What would be prefered as input, the raw counts or the DEG?
The input to that tutorial is raw counts, which then undergo normalisation. All clustering algorithms that are then applied are based on the Z-transformed (by row/gene) CPM+0.25 values, as per these lines:
z <- cpm(y, normalized.lib.size=TRUE)
scaledata <- t(scale(t(z))) # Centers and scales data.
scaledata
is then used for clustering
If you want to then use the DEGs, please just filter the scaledata
object to only comprise the DEGs, and then re-do clustering. For example:
degs <- c('ATM','ERBB2','ERBB3','BRCC3')
scaledata.filt <- scaledata[degs,]
-----------------
---------
Furthermore how could I make a dotplot of the genes and the clusters,
similar to this dotplot in this thread?
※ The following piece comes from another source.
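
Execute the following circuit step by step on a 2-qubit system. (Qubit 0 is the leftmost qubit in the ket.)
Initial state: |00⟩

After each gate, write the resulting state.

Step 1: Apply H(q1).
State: 1/√2|00⟩ + 1/√2|01⟩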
How to make k-means clustering
plot for relative expression?
It may help that you clarify specifically what you are visualising in your head. While those figures may look colourful and 'nice', what they say is important for most non-sensationalistic journals. Is it:
- plot of a single gene's expression per cluster?
- plot of a summarised 'score' per cluster?
- plot of a summarised score per gene per cluster (k-means center or PAM medoid?
...what do you want to show?
Kevin
Try filtering your dataset for DEGs, Then use z-score scaled, rlog-transformed counts as input for kmeans-clustering.
Thanks for your fast reply! After I run the
DESeq
, how will I filter the dataset? I'm a relatively newb, so any additional information/guidance would be highly appreciated. Thanks!